Cabinet in 1961 sold 234 million bushels of Canadian grain to China in the largest export contract of its kind to that time. A Department of Finance memo noted the Chinese “made it very clear they wished to obtain the grain at the earliest possible date,” but discounted the possibility of famine.
“The advantages to Canada accruing from these agreements are obvious,” the finance department wrote. The contract for wheat and barley was valued at $362 million, the equivalent of nearly $3 billion today.
“A reason given by the Chinese to us during negotiations was that the purchase of Canadian wheat would enable China to export more rice, thereby resulting in a net foreign exchange gain because the international price of rice is higher than the price of wheat,” the department wrote. “There is some logic in this type of argument.”
Wheat Harvested By Hand
Modern-day researchers have uncovered evidence famine conditions drove China near collapse, documenting instances of homicide and cannibalism in the hardest-hit rural counties. Chinese state agencies to date have withheld official records detailing the extent of the catastrophe.
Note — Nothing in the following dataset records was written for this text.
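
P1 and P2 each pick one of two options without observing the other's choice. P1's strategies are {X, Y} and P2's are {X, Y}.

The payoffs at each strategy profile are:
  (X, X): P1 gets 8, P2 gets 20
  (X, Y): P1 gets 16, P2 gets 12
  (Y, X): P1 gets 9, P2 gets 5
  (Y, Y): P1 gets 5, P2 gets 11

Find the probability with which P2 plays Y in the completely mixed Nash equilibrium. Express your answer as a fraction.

1/12

Let c be the probability that P2 plays X. In a completely mixed equilibrium, P1 must be indifferent between X and Y.
P1's expected payoff from X is 8c + 16(1−c); from Y it is 9c + 5(1−c).
Setting these equal: −8c + 16 = 4c + 5, so c = 11/12.
Therefore P2 plays Y with probability 1 − 11/12 = 1/12.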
Canadian grain executives discounted reports of mass starvation. A confidential 1961 account of a three-week tour by the Board of Grain Commissioners said Chinese “seem fairly well-clothed, shod and fed”; “We ate bread in all five cities we visited,” wrote delegates.
“Building of new factories and apartments seems fairly extensive,” said the report Technical Mission To China 1961; “There is ample evidence of continued production of artistic work: brocades, embroidered silk, beautiful carving in ivory, jade, soapstone and wood; exquisite silver work and excellent jewelry.”
Technical Mission noted the touring Canadians were closely monitored – “two men traveled with us and heard all repeated discussions” – but dismissed evidence of unusual conditions. “In more than 24 hours of travel by train in daylight, we saw thousands of groups of 10 to 100 people or more, working in the fields with hand tools, only the occasional single animal pulling a cultivator between rows, and not a single tractor or farm machine,” Technical Mission said.
“Over a hundred people might be harvesting a field of wheat, handful by handful, with small sickles. Fourteen men were unloading a truckload of sacked grain at a mill elevator.”
“The colossal use of manpower in this operation, as elsewhere in China, was astounding,” the report concluded; “The extent to which manpower and womanpower replaces mechanical power and machines in China is remarkable.”
Other documents acknowledged Canadian delegations were restricted in their travels and invited to elaborate state banquets. One Wheat Board mission “saw virtually nothing of Chinese life”, said a memo. “Their time was completely regimented between negotiations and entertainment which included the Peking Opera, the world ping pong tournament, dinners, etcetera.”